The Irish Dairy Board (IDB) has cut returns for butter for the third month in a row in a move that will cause concern among dairy farmers.
The IDB price for butter for February moved to €3,250/t, down €50/t on the January price. However, returns for skim milk powder (SMP) were unchanged.
Processors attributed the price drop to the continuing softening of the demand for product on global markets.
Prices were down 0.9pc in the latest Global Dairy Trade auction at Fonterra. Quotations in the latest Dutch Dairy Board auction were also back last week, with butter down €70/t, SMP back €50/t and WMP €30/t lower. Prices to farmers are unlikely to be affected by the weaker trade for the first three months of the year, but industry sources described the market as "very quiet".
One dairy processor said traders were "watching rather than buying" at the moment and he predicted that the next month could set the tone for the year ahead.
Uncertainty in the market was also reflected in demand for the Private Storage Aid scheme for butter, with 11,054t being committed in the first two days it was open. This compares with 7,722t offered in the first week last year and just 1,431t in week one of 2010.
Ireland took up 504t of the total, with France, Germany, Holland, Denmark, Belgium and Britain taking up the rest.
Meanwhile, the ICMSA has expressed disappointment with the public comment by Simon Coveney, the Minister for Agriculture, that there was insufficient support at EU level to change milk quota rules.
"It's a huge paradox that as we head towards the complete abolition of quota, the pressure on farmers with regards to quota and possible substantial superlevy fines has never been as pressing," said Pat McCormack, chairman of the ICMSA dairy committee.

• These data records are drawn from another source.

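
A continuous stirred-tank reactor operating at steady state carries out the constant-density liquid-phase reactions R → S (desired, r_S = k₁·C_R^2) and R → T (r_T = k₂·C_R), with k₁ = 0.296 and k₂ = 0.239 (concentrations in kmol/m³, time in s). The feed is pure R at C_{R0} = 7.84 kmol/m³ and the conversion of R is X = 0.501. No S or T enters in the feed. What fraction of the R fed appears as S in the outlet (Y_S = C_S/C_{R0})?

Exit C_R = C_{R0}(1−X) = 7.84×0.499 = 3.912 kmol/m³.
A CSTR operates uniformly at the exit composition, giving r_S = 4.530 and r_T = 0.9350 (each k·C_R^n at C_R = 3.912).
Fraction of consumed R going to S: r_S/(r_S+r_T) = 0.8289.
C_S = 0.8289·C_{R0}·X = 0.8289×7.84×0.501 = 3.26 kmol/m³; Y_S = C_S/C_{R0} = 0.415.

0.415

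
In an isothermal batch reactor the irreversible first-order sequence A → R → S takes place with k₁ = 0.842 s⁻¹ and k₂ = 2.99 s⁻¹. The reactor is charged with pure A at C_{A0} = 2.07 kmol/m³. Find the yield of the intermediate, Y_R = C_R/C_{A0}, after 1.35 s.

0.119

For first-order series with pure A initially, C_R(t) = k₁C_{A0}/(k₂−k₁)·(e^(−k₁t) − e^(−k₂t)).
e^(−k₁t) = e^(−0.842×1.35) = e^(−1.137) = 0.3209; e^(−k₂t) = e^(−4.037) = 0.01766.
C_R = 0.842×2.07/(2.99−0.842) × (0.3209−0.01766) = 0.8114×0.3032 = 0.2460 kmol/m³.
Y_R = C_R/C_{A0} = 0.2460/2.07 = 0.119.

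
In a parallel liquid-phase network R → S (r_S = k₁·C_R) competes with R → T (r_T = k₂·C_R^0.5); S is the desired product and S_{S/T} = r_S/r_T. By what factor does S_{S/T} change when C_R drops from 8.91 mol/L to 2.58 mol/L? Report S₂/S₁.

0.538

S_{S/T} = (k₁/k₂)·C_R^0.5, so S₂/S₁ = (C_{R,2}/C_{R,1})^0.5.
= (2.58/8.91)^0.5 = (0.2896)^0.5 = 0.538.
Selectivity toward S falls as C_R falls — high-concentration operation is favoured.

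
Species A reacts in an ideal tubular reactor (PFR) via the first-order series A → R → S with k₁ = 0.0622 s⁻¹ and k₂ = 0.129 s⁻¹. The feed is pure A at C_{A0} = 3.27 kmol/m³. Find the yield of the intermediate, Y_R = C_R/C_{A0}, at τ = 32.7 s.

Solving the coupled first-order balances gives C_R(τ) = [k₁/(k₂−k₁)]·C_{A0}·(e^(−k₁τ) − e^(−k₂τ)).
e^(−k₁τ) = e^(−0.0622×32.7) = e^(−2.034) = 0.1308; e^(−k₂τ) = e^(−4.218) = 0.01472.
C_R = 0.0622×3.27/(0.129−0.0622) × (0.1308−0.01472) = 3.045×0.1161 = 0.3535 kmol/m³.
Y_R = C_R/C_{A0} = 0.3535/3.27 = 0.108.

0.108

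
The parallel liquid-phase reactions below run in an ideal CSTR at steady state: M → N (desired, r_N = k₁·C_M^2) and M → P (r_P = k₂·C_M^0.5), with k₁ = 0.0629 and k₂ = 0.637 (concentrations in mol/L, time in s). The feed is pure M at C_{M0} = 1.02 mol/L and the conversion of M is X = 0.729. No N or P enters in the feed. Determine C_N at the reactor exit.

Exit C_M = C_{M0}(1−X) = 1.02×0.271 = 0.2764 mol/L.
A CSTR operates uniformly at the exit composition, giving r_N = 0.004806 and r_P = 0.3349 (each k·C_M^n at C_M = 0.2764).
Fraction of consumed M going to N: r_N/(r_N+r_P) = 0.01415.
C_N = 0.01415·C_{M0}·X = 0.01415×1.02×0.729 = 0.0105 mol/L.

0.0105 mol/L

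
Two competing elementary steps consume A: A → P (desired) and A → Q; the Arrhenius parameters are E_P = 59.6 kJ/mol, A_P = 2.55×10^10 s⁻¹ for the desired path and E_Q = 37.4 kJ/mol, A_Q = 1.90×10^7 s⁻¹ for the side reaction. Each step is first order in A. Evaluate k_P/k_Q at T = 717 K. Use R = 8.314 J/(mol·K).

32.4

Since both paths have the same order in A, the concentration cancels and S_{P/Q} = k_P/k_Q = (A_P/A_Q)·exp[(E_Q−E_P)/(RT)].
(E_Q−E_P)/(RT) = (37.4−59.6)×10³/(8.314×717) = -22200/5961 = -3.724.
k_P/k_Q = (2.55×10^10/1.90×10^7)·exp(-3.724) = 1342 × 0.02413 = 32.4.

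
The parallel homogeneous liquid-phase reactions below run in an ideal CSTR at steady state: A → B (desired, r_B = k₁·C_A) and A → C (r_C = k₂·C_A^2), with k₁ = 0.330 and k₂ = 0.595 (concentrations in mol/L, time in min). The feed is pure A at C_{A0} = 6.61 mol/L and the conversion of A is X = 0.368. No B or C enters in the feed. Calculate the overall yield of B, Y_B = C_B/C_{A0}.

0.0431

Exit C_A = C_{A0}(1−X) = 6.61×0.632 = 4.178 mol/L.
A CSTR operates uniformly at the exit composition, giving r_B = 1.379 and r_C = 10.38 (each k·C_A^n at C_A = 4.178).
Fraction of consumed A going to B: r_B/(r_B+r_C) = 0.1172.
C_B = 0.1172·C_{A0}·X = 0.1172×6.61×0.368 = 0.285 mol/L; Y_B = C_B/C_{A0} = 0.0431.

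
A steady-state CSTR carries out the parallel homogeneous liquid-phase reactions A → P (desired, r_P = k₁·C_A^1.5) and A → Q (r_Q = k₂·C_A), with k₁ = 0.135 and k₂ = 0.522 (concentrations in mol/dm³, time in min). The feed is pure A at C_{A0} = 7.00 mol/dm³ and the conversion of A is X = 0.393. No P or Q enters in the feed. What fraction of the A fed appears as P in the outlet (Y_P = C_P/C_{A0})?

0.137

Exit C_A = C_{A0}(1−X) = 7.00×0.607 = 4.249 mol/dm³.
In a CSTR the entire volume is at exit conditions, so r_P = 0.135×4.249^1.5 = 1.182 and r_Q = 0.522×4.249 = 2.218.
Fraction of consumed A going to P: r_P/(r_P+r_Q) = 0.3477.
C_P = 0.3477·C_{A0}·X = 0.3477×7.00×0.393 = 0.957 mol/dm³; Y_P = C_P/C_{A0} = 0.137.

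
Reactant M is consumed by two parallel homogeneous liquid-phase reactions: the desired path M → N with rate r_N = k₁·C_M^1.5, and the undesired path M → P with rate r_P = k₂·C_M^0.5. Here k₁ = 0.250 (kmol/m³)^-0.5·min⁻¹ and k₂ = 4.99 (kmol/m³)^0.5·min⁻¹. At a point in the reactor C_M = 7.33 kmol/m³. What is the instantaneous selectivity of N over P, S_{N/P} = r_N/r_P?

S_{N/P} = r_N/r_P = (k₁·C_M^1.5)/(k₂·C_M^0.5) = (k₁/k₂)·C_M.
= (0.250×7.330^1.5) / (4.99×7.330^0.5) = 4.961/13.51 = 0.367.

0.367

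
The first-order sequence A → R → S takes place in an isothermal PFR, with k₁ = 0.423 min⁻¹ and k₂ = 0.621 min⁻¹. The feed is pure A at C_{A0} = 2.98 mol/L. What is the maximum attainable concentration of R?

For a first-order series the maximum intermediate yield is C_{R,max}/C_{A0} = (k₁/k₂)^[k₂/(k₂−k₁)].
= (0.423/0.621)^(0.621/(0.621−0.423)) = (0.6812)^(3.136) = 0.2999.
C_{R,max} = 0.2999×2.98 = 0.894 mol/L.

0.894 mol/L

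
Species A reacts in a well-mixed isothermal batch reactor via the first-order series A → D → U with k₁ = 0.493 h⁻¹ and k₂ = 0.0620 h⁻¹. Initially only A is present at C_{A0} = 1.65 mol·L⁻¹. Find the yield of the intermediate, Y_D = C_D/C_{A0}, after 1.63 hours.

The intermediate concentration in a first-order A→B→C sequence is C_D = k₁C_{A0}(e^(−k₁t) − e^(−k₂t))/(k₂−k₁).
e^(−k₁t) = e^(−0.493×1.63) = e^(−0.8036) = 0.4477; e^(−k₂t) = e^(−0.1011) = 0.9039.
C_D = 0.493×1.65/(0.0620−0.493) × (0.4477−0.9039) = (-1.887)×(-0.4562) = 0.8609 mol·L⁻¹.
Y_D = C_D/C_{A0} = 0.8609/1.65 = 0.522.

0.522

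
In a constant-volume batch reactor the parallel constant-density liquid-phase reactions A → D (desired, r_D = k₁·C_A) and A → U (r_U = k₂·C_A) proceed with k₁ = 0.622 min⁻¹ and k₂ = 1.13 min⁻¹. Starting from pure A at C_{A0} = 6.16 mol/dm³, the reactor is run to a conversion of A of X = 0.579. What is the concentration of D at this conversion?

C_A = C_{A0}(1−X) = 2.593 mol/dm³.
Both paths are first order in A, so the instantaneous fraction to D is constant: dC_D/d(−C_A) = k₁/(k₁+k₂) = 0.3550.
C_D = 0.3550·(C_{A0}−C_A) = 0.3550×3.567 = 1.27 mol/dm³.

1.27 mol/dm³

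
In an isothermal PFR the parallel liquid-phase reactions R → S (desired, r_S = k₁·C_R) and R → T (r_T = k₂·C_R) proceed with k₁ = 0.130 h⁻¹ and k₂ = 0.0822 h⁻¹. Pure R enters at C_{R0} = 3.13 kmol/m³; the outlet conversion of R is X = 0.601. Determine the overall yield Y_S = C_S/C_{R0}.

0.368

C_R = C_{R0}(1−X) = 1.249 kmol/m³.
Both paths are first order in R, so the instantaneous fraction to S is constant: dC_S/d(−C_R) = k₁/(k₁+k₂) = 0.6126.
C_S = 0.6126·(C_{R0}−C_R) = 0.6126×1.881 = 1.15 kmol/m³.
Y_S = C_S/C_{R0} = 1.152/3.13 = 0.368.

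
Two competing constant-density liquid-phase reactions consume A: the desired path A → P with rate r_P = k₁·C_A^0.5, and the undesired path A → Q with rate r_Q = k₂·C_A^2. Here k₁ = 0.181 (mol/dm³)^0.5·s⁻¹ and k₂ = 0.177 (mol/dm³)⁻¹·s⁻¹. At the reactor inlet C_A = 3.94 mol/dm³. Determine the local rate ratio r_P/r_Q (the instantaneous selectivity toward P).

S_{P/Q} = r_P/r_Q = (k₁·C_A^0.5)/(k₂·C_A^2) = (k₁/k₂)·C_A^-1.5.
= (0.181×3.940^0.5) / (0.177×3.940^2) = 0.3593/2.748 = 0.131.
The undesired path is higher order in A, so low C_A (CSTR or dilute feed) favours P.

0.131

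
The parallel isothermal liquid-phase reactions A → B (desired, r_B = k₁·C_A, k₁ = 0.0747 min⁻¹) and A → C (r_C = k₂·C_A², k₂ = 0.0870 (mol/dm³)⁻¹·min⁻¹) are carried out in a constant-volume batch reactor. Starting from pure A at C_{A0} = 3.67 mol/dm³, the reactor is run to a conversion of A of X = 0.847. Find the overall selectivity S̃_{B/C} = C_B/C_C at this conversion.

0.471

C_A = C_{A0}(1−X) = 0.5615 mol/dm³.
Along a PFR/batch, dC_B/dC_A = −r_B/(r_B+r_C) = −k₁/(k₁+k₂·C_A).
Integrating from C_{A0} to C_A: C_B = (0.0747/0.0870)·ln[(0.0747+0.0870·3.67)/(0.0747+0.0870·0.562)] = 0.8586·ln(0.3940/0.1236) = 0.9957 mol/dm³.
C_C = (C_{A0}−C_A)−C_B = 2.113 mol/dm³; S̃_{B/C} = 0.9957/2.113 = 0.471.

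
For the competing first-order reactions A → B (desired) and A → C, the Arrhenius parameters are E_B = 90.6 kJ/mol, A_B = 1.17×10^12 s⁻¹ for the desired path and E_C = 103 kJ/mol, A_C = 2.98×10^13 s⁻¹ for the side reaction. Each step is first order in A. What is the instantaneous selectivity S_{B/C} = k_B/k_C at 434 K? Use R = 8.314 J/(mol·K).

1.22

With equal orders, S_{B/C} = k_B/k_C = (A_B/A_C)·exp[(E_C−E_B)/(RT)].
(E_C−E_B)/(RT) = (103−90.6)×10³/(8.314×434) = 12400/3608 = 3.437.
k_B/k_C = (1.17×10^12/2.98×10^13)·exp(3.437) = 0.03926 × 31.08 = 1.22.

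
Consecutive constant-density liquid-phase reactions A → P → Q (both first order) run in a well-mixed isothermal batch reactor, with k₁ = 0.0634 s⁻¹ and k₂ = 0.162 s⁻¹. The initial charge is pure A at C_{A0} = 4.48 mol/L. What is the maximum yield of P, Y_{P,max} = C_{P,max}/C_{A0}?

0.214

For a first-order series the maximum intermediate yield is C_{P,max}/C_{A0} = (k₁/k₂)^[k₂/(k₂−k₁)].
= (0.0634/0.162)^(0.162/(0.162−0.0634)) = (0.3914)^(1.643) = 0.2141.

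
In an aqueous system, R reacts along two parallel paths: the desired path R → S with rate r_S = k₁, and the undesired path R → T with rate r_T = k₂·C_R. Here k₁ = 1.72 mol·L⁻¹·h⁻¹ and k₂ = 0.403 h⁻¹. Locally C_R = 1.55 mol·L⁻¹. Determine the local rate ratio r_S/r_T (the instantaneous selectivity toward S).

S_{S/T} = r_S/r_T = (k₁)/(k₂·C_R) = (k₁/k₂)·C_R⁻¹.
= (1.72) / (0.403×1.550) = 1.720/0.6247 = 2.75.
The undesired path is higher order in R, so low C_R (CSTR or dilute feed) favours S.

2.75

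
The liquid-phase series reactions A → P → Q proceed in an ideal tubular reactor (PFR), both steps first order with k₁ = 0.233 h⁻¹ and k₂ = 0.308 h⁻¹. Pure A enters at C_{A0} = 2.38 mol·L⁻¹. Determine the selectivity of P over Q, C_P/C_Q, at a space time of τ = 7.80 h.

0.364

For first-order series with pure A initially, C_P(τ) = k₁C_{A0}/(k₂−k₁)·(e^(−k₁τ) − e^(−k₂τ)).
e^(−k₁τ) = e^(−0.233×7.80) = e^(−1.817) = 0.1624; e^(−k₂τ) = e^(−2.402) = 0.09050.
C_P = 0.233×2.38/(0.308−0.233) × (0.1624−0.09050) = 7.394×0.07195 = 0.5320 mol·L⁻¹.
C_A = C_{A0}e^(−k₁τ) = 0.3866 mol·L⁻¹, so C_Q = C_{A0}−C_A−C_P = 1.461 mol·L⁻¹; C_P/C_Q = 0.364.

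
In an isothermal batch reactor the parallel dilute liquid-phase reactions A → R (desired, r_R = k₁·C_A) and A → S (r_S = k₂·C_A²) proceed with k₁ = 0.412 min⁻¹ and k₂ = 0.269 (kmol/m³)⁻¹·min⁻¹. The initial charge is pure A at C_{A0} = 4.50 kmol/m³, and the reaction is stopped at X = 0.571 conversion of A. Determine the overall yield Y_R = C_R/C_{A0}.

C_A = C_{A0}(1−X) = 1.931 kmol/m³.
Along a PFR/batch, dC_R/dC_A = −r_R/(r_R+r_S) = −k₁/(k₁+k₂·C_A).
Integrating from C_{A0} to C_A: C_R = (0.412/0.269)·ln[(0.412+0.269·4.50)/(0.412+0.269·1.93)] = 1.532·ln(1.623/0.9313) = 0.8502 kmol/m³.
Y_R = C_R/C_{A0} = 0.8502/4.50 = 0.189.

0.189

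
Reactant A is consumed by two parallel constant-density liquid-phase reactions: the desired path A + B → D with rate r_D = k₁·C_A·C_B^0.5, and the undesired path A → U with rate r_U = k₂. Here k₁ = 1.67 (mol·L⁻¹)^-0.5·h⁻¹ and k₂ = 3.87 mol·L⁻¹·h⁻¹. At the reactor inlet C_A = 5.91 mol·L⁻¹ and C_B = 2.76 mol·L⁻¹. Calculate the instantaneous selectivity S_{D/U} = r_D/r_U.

4.24

S_{D/U} = r_D/r_U = (k₁·C_A·C_B^0.5)/(k₂) = (k₁/k₂)·C_A·C_B^0.5.
= (1.67×5.910×2.760^0.5) / (3.87) = 16.40/3.870 = 4.24.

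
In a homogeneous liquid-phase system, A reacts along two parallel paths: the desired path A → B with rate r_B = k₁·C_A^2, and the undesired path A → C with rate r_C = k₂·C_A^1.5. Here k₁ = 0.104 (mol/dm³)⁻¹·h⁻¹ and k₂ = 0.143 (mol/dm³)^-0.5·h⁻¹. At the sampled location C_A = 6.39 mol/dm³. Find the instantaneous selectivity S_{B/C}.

1.84

S_{B/C} = r_B/r_C = (k₁·C_A^2)/(k₂·C_A^1.5) = (k₁/k₂)·C_A^0.5.
= (0.104×6.390^2) / (0.143×6.390^1.5) = 4.247/2.310 = 1.84.
Since the desired path is higher order in A, keeping C_A high (PFR or concentrated feed) favours B.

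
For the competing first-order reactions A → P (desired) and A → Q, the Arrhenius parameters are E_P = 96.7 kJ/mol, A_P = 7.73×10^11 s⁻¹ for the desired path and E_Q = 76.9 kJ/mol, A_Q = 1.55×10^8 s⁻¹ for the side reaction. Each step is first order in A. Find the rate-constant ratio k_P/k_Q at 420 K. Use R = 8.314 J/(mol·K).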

Mr McCormack said the ICMSA did not want to see a substantial increase in the cost of quotas in the run-up to 2015.
The prospects of a "soft landing" as the European Commission predicted for Irish dairy farmers is rapidly evaporating as predictions of ever increasing supplies continue for all the major European dairy exporters.
Rabobank predicts a rise in EU milk output of 9bn litres by 2016. It predicts the biggest increases of 1.8bn litres in both Ireland and Holland.